Quant au Président du groupe libéral Graham Watson, il concède que le fait que France, Royaume-Uni et Allemagne aspirent à une coordination européenne plus étroite "pouvait être dans le temps une raison de satisfaction", mais il s'empresse d'ajouter: cependant, le ton des trois leaders est aujourd'hui "défensif (...). Les pseudo-pionners de Berlin semblent davantage préoccupés de préserver leurs prérogatives que de fournir des orientations pour l'UE (...). Plutôt que d'essayer de peser de tout leur poids au Conseil au détriment des pays plus petits, les trois seraient bien avisés de faire preuve de leadership en donnant l'exemple".
Les trois capitales ont évidemment démenti toute velléité de créer des directoires. A Berlin, on rappelle par ailleurs qu'il est clair que ce sera au prochain Président de la Commission européenne de décider de la distribution des différents portefeuilles aux Commissaires.

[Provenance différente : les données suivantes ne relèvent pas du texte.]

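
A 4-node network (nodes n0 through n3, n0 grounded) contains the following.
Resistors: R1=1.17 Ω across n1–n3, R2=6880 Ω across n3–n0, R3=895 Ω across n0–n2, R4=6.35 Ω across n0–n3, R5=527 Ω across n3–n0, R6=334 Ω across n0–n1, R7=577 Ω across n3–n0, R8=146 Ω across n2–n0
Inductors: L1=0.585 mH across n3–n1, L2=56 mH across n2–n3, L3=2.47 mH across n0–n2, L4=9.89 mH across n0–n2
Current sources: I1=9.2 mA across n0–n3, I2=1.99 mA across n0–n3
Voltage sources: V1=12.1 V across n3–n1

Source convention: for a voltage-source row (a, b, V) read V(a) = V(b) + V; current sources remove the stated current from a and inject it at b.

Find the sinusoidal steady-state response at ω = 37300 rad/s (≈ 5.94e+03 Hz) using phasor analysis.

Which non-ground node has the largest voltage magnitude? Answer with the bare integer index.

1

Element admittances at ω=37300 rad/s:
  Y(R1) = 0.8547+0.000j S between n1,n3
  Y(R2) = 0.0001453+0.000j S between n3,n0
  Y(L1) = 0.000-0.04583j S between n3,n1
  Y(L2) = 0.000-0.0004787j S between n2,n3
  Y(R3) = 0.001117+0.000j S between n0,n2
  Y(R4) = 0.1575+0.000j S between n0,n3
  Y(L3) = 0.000-0.01085j S between n0,n2
  Y(R5) = 0.001898+0.000j S between n3,n0
  Y(R6) = 0.002994+0.000j S between n0,n1
  Y(R7) = 0.001733+0.000j S between n3,n0
  I1: injects 0.0092 A into n3 (from n0)
  Y(L4) = 0.000-0.002711j S between n0,n2
  I2: injects 0.00199 A into n3 (from n0)
  Y(R8) = 0.006849+0.000j S between n2,n0
  V1: constraint V(n3)−V(n1) = 12.1
Assemble and solve the 4×4 MNA system:
  V(n1)=-11.81+0.0008197j  V(n2)=0.007457-0.004202j  V(n3)=0.2887+0.0008197j
  i(V1)=-10.38+0.5545j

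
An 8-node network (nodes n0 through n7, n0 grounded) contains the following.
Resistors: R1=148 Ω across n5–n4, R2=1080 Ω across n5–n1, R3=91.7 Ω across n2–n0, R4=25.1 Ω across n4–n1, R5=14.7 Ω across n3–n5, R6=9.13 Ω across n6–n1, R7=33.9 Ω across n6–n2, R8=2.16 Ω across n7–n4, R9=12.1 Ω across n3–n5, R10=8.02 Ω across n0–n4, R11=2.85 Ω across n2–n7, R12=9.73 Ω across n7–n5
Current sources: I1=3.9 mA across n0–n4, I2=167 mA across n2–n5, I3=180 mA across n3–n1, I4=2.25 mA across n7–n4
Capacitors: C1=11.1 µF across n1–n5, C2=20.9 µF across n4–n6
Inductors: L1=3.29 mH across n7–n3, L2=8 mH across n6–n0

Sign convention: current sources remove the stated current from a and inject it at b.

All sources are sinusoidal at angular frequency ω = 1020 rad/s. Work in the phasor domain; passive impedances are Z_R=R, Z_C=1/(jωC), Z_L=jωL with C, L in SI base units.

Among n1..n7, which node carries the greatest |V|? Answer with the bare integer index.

Apply KCL at each of the 7 non-ground nodes and solve the resulting linear system.
Node n1: branches {C1, R2, R4, R6, I3} → V_1 = 1.348+0.4034j
Node n2: branches {R3, I2, R7, R11} → V_2 = -1.061+0.3699j
Node n3: branches {L1, R5, R9, I3} → V_3 = -0.8241+0.1057j
Node n4: branches {R1, I1, R4, R8, C2, R10, I4} → V_4 = -0.4541+0.3207j
Node n5: branches {R1, C1, R2, R5, I2, R9, R12} → V_5 = -0.1385+0.2780j
Node n6: branches {R6, R7, C2, L2} → V_6 = 0.3592+0.5882j
Node n7: branches {L1, R8, R11, R12, I4} → V_7 = -0.7370+0.3631j

1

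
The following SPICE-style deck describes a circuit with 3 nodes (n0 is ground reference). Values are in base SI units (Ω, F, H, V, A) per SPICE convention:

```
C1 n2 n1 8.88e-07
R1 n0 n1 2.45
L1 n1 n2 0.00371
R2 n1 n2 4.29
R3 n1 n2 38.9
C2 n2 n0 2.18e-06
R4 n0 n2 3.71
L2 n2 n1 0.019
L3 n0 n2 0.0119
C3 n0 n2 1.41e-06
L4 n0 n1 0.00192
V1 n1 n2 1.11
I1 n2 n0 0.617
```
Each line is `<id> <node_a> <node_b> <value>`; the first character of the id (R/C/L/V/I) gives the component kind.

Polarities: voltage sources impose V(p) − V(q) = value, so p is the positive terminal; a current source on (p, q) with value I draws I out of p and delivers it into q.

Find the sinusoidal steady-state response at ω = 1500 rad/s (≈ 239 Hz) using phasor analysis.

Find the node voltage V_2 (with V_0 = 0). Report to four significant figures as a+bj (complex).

-1.423-0.2664j V

Apply KCL at each of the 2 non-ground nodes and solve the resulting linear system.
Node n1: branches {C1, R1, L1, R2, R3, L2, L4, V1} → V_1 = -0.3125-0.2664j
Node n2: branches {C1, L1, R2, R3, C2, R4, L2, L3, C3, V1, I1} → V_2 = -1.423-0.2664j
Source currents: i(V1)=-0.06720+0.2372j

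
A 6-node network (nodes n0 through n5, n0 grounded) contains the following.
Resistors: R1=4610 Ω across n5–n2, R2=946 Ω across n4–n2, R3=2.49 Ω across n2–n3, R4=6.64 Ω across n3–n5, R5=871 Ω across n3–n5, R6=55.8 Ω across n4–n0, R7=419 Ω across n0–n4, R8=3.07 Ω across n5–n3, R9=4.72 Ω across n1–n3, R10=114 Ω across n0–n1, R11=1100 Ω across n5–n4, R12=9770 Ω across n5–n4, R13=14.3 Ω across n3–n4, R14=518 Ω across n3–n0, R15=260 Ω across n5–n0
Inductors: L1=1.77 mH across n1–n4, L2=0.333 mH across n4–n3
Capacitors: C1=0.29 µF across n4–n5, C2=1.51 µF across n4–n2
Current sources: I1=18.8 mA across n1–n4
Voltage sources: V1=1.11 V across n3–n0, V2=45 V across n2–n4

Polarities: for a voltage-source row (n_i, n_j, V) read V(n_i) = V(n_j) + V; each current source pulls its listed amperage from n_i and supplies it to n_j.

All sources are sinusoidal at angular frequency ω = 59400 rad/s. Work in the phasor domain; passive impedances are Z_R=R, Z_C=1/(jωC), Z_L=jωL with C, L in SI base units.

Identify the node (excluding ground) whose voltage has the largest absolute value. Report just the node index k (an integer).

MNA unknowns: 5 node voltages V₁..V_5 plus 2 source currents (V1, V2)
R1: Y=0.0002169+0.000j on G[5,2]
R2: Y=0.001057+0.000j on G[4,2]
R3: Y=0.4016+0.000j on G[2,3]
R4: Y=0.1506+0.000j on G[3,5]
R5: Y=0.001148+0.000j on G[3,5]
R6: Y=0.01792+0.000j on G[4,0]
R7: Y=0.002387+0.000j on G[0,4]
R8: Y=0.3257+0.000j on G[5,3]
R9: Y=0.2119+0.000j on G[1,3]
L1: Y=0.000-0.009511j on G[1,4]
R10: Y=0.008772+0.000j on G[0,1]
C1: Y=0.000+0.01723j on G[4,5]
I1: z[1]−=0.0188, z[4]+=0.0188
R11: Y=0.0009091+0.000j on G[5,4]
R12: Y=0.0001024+0.000j on G[5,4]
L2: Y=0.000-0.05056j on G[4,3]
R13: Y=0.06993+0.000j on G[3,4]
C2: Y=0.000+0.08969j on G[4,2]
R14: Y=0.001931+0.000j on G[3,0]
R15: Y=0.003846+0.000j on G[5,0]
V1: row V3−V0=1.11, i_V1 at 3,0
V2: row V2−V4=45, i_V2 at 2,4
solve → V1=0.7778+1.552j, V2=9.780-3.154j, V3=1.110+0.000j, V4=-35.22-3.154j, V5=1.095-1.304j
aux → i_V1=0.7021+0.05545j, i_V2=-3.531-2.769j

4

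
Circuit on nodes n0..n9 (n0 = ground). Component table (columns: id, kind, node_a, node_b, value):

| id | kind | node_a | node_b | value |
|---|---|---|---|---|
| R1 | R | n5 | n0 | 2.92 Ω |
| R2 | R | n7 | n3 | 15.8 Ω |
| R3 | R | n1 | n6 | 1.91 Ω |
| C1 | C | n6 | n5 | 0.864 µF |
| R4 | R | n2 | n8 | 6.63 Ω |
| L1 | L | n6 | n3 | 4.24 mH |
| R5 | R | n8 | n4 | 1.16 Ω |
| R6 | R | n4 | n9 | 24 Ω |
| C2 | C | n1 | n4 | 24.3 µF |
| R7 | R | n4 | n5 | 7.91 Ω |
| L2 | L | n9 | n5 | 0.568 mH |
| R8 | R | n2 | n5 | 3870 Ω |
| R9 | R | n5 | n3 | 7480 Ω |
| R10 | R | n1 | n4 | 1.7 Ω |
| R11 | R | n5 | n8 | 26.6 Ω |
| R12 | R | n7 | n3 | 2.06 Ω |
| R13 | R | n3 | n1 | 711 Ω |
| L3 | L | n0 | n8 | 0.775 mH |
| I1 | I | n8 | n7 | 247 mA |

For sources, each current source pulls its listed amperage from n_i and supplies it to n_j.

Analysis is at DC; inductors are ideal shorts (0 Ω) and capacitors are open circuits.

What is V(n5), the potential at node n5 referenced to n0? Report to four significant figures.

0.07759 V

Apply KCL at each of the 9 non-ground nodes and solve the resulting linear system.
Node n1: branches {R3, C2, R10, R13} → V_1 = 0.6719
Node n2: branches {R4, R8} → V_2 = 0.0001327
Node n3: branches {R2, L1, R9, R12, R13} → V_3 = 1.142
Node n4: branches {R5, R6, C2, R7, R10} → V_4 = 0.2523
Node n5: branches {R1, C1, R7, L2, R8, R9, R11} → V_5 = 0.07759
Node n6: branches {R3, C1, L1} → V_6 = 1.142
Node n7: branches {R2, R12, I1} → V_7 = 1.592
Node n8: branches {R4, R5, R11, L3, I1} → V_8 = 0.000
Node n9: branches {R6, L2} → V_9 = 0.07759
Source currents: i(L1)=-0.2462, i(L2)=0.007279, i(L3)=0.02657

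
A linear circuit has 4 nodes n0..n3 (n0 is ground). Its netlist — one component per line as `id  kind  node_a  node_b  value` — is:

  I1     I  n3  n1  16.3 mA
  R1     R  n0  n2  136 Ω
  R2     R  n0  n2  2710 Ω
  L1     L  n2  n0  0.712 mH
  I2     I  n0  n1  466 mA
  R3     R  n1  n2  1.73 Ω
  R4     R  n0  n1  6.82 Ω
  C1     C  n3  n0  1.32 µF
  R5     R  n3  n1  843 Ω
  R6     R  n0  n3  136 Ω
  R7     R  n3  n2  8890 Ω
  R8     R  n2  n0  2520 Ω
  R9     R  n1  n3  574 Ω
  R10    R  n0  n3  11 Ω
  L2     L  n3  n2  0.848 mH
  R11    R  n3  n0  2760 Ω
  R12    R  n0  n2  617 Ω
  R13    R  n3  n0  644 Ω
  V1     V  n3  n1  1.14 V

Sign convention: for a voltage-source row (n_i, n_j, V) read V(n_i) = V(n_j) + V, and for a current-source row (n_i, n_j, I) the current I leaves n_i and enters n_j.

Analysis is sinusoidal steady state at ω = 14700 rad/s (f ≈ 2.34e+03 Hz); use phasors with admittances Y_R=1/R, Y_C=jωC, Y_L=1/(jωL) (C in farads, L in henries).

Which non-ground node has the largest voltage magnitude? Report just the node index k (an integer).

MNA unknowns: 3 node voltages V₁..V_3 plus 1 source current (V1)
I1: z[3]−=0.0163, z[1]+=0.0163
R1: Y=0.007353+0.000j on G[0,2]
R2: Y=0.0003690+0.000j on G[0,2]
L1: Y=0.000-0.09554j on G[2,0]
I2: z[0]−=0.466, z[1]+=0.466
R3: Y=0.5780+0.000j on G[1,2]
R4: Y=0.1466+0.000j on G[0,1]
C1: Y=0.000+0.01940j on G[3,0]
R5: Y=0.001186+0.000j on G[3,1]
R6: Y=0.007353+0.000j on G[0,3]
R7: Y=0.0001125+0.000j on G[3,2]
R8: Y=0.0003968+0.000j on G[2,0]
R9: Y=0.001742+0.000j on G[1,3]
R10: Y=0.09091+0.000j on G[0,3]
L2: Y=0.000-0.08022j on G[3,2]
R11: Y=0.0003623+0.000j on G[3,0]
R12: Y=0.001621+0.000j on G[0,2]
R13: Y=0.001553+0.000j on G[3,0]
V1: row V3−V1=1.14, i_V1 at 3,1
solve → V1=1.285+0.2670j, V2=1.212+0.2941j, V3=2.425+0.2670j
aux → i_V1=-0.2553+0.02348j

3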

Et Andrew Smith, ministre de l'Emploi et des Retraites, qui accompagne Tony Blair à Berlin, a dit, selon Reuters: cela n'a pas de sens de parler de directoire, "dans une Union à 15, et bientôt à 25, ce serait surprenant si différents groupes de gens ne se rencontraient pas de temps en temps".
Qu'à cela ne tienne, Silvio Berlusconi a affirmé que le Sommet est un gros "gâchis", en ajoutant: "cette opinion est partagée par la presque totalité des autres pays européens, en dehors des trois intéressés". (Rappelons que le Premier ministre italien a signé avec cinq autres chefs de gouvernement une lettre à la Présidence irlandaise et à la Commission européenne en vue du Conseil européen de printemps: voir EUROPE d'hier, p.8. Par ailleurs, le Corriere della Sera indique que le ministre italien de la Défense Antonio Martino a été invité à préparer "une réponse positive" au projet franco-germano-britannique sur une force européenne d'intervention rapide - tentative évidente de se rapprocher des "Trois").
Le Premier ministre danois Anders Fogh Rasmussen, au contraire, avoue: "Je n'ai rien contre, et cela ne me préoccupe pas" ; le Danemark participe d'ailleurs à d'autres réunions avec d'autres Etats membres. Devant la presse, il a déclaré: il ne doit pas y avoir des groupes de grands pays contre les petits, du nord contre le sud ou de l'est contre l'ouest, mais les trois pays ont dit qu'ils "souhaitaient avoir le droit d'échanger leurs points de vue avant les grandes réunions de l'Union européenne, et je pense que c'est naturel".
En Espagne, le Secrétaire du PSOE pour la politique internationale Manuel Marin (ancien Commissaire européen) a dit mardi à Oviedo, selon EFE: qu'en est-il de l'axe Londres-Madrid? "Probablement demain, on commencera à voir que c'est mieux d'être à Berlin qu'aux Açores" (allusion à la rencontre sur la crise irakienne, en mars 2003 aux Açores, entre George Bush, Tony Blair et José Maria Aznar).